When ID physicians evaluate patients at discharge, they look for evidence of infection and other associated medical and social factors to help decide if antibiotics are necessary, and, if so, which antibiotics are most appropriate.
"Sometimes you agree there's an infection and it needs to be treated," Shrestha says. "We speak with the patient, look through the records, and we take responsibility for that patient."
They also make follow-up arrangements for the patient, including a visit to see the ID physician in the ID clinic when it's appropriate. About 86% of patients had a follow-up appointment with an ID physician, he says.
Several health care systems have contacted Shrestha to discuss the study and the Cleveland Clinic's antimicrobial stewardship program, and others are considering instituting a program like this. But it takes time and resources.
Having an ID physician consultation is a model that would be feasible in larger health care institutions. But all hospitals could follow some of the same antimicrobial stewardship practices, including stopping antibiotic use at discharge when there is no clinical evidence the patient has an ongoing infection, Shrestha says.
Controlling antimicrobial prescribing reduces antimicrobial resistance and Clostridium difficile infections and they save health systems money. Expanding these practices to the discharge process will increase the benefits, the study says. The key would be to target higher risk antimicrobial treatment plans.
"I think we have significant challenges today because of a lack of antibiotics for some serious infections," Shrestha says. "We're seeing very few new antibiotics being developed, and the ones we have are developing resistance increasingly, and there are some strains of bacteria where doctors have difficulty finding any antibiotic that works."

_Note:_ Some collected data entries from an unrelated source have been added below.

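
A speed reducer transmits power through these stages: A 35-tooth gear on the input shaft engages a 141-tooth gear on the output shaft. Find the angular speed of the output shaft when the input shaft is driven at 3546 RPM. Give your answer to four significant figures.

the input shaft → the output shaft (gear mesh, 141/35): 3546 ÷ 4.0286 = 880.21 RPM

880.2 RPM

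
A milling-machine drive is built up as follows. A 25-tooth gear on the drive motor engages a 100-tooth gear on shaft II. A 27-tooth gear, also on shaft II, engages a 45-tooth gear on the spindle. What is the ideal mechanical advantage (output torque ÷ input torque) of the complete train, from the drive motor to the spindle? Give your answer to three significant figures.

6.67

Each stage contributes driven/driver: gear mesh 100/25 = 4, gear mesh 45/27 = 1.6667.
Overall: 4 × 1.6667 = 6.6667.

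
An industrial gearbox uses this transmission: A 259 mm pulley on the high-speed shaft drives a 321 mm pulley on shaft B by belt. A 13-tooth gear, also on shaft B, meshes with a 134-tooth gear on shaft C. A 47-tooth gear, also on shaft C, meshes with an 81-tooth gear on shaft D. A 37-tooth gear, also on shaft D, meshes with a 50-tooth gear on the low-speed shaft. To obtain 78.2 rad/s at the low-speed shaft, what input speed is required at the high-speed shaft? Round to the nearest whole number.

Overall ratio R = 1.2394 × 10.308 × 1.7234 × 1.3514 = 29.752.
Required input speed = output speed × R = 78.2 × 29.752 = 2326.6 rad/s.

2327 rad/s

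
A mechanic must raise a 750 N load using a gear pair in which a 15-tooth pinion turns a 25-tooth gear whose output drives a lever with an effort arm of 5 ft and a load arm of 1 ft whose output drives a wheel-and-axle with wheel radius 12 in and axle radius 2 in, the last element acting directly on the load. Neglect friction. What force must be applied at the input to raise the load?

15 N

Gear pair MA = 25/15 = 1.6667.
Lever MA = effort arm / load arm = 5/1 = 5.
Wheel-and-axle MA = R/r = 12/2 = 6.
Combined ideal MA = 1.6667 × 5 × 6 = 50.
Effort = load / MA = 750 / 50 = 15 N.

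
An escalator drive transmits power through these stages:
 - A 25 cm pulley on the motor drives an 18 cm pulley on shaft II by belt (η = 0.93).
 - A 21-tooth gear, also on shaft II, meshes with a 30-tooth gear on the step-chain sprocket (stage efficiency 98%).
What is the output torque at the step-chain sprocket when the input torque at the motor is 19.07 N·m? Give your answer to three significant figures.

17.9 N·m

Belt: ratio = 18/25 = 0.72; torque at shaft II = 19.07 × 0.72 × 0.93 = 12.769 N·m.
Gear mesh: ratio = 30/21 = 1.4286; torque at the step-chain sprocket = 12.769 × 1.4286 × 0.98 = 17.877 N·m.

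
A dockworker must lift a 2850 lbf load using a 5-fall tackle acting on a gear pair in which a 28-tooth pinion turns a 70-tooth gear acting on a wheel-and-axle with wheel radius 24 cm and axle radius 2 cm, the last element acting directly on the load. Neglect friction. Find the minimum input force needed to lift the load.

Block-and-tackle MA = number of supporting rope parts = 5.
Gear pair MA = 70/28 = 2.5.
Wheel-and-axle MA = R/r = 24/2 = 12.
Combined ideal MA = 5 × 2.5 × 12 = 150.
Effort = load / MA = 2850 / 150 = 19 lbf.

19 lbf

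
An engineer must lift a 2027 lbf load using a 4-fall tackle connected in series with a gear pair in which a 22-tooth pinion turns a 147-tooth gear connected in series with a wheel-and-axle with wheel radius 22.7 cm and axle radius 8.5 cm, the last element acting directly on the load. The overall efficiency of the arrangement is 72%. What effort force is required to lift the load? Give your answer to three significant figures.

Block-and-tackle MA = number of supporting rope parts = 4.
Gear pair MA = 147/22 = 6.6818.
Wheel-and-axle MA = R/r = 22.7/8.5 = 2.6706.
Combined ideal MA = 4 × 6.6818 × 2.6706 = 71.378.
Actual MA = 71.378 × 0.72 = 51.392.
Effort = load / actual MA = 2027 / 51.392 = 39.442 lbf.

39.4 lbf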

These problems make antimicrobial stewardship an increasingly attractive step toward reducing resistance.
"Different institutions have different constraints, so we can't specify exactly what they need to do, but every institution should think about antimicrobial stewardship and do something about it," Shrestha says.
Reference
- Shrestha NK, Bhaskaran A, Scalera NM, et al. Antimicrobial stewardship at transition of care from hospital to community. Infect Cont Hosp Epi 2012;33(4):401-404.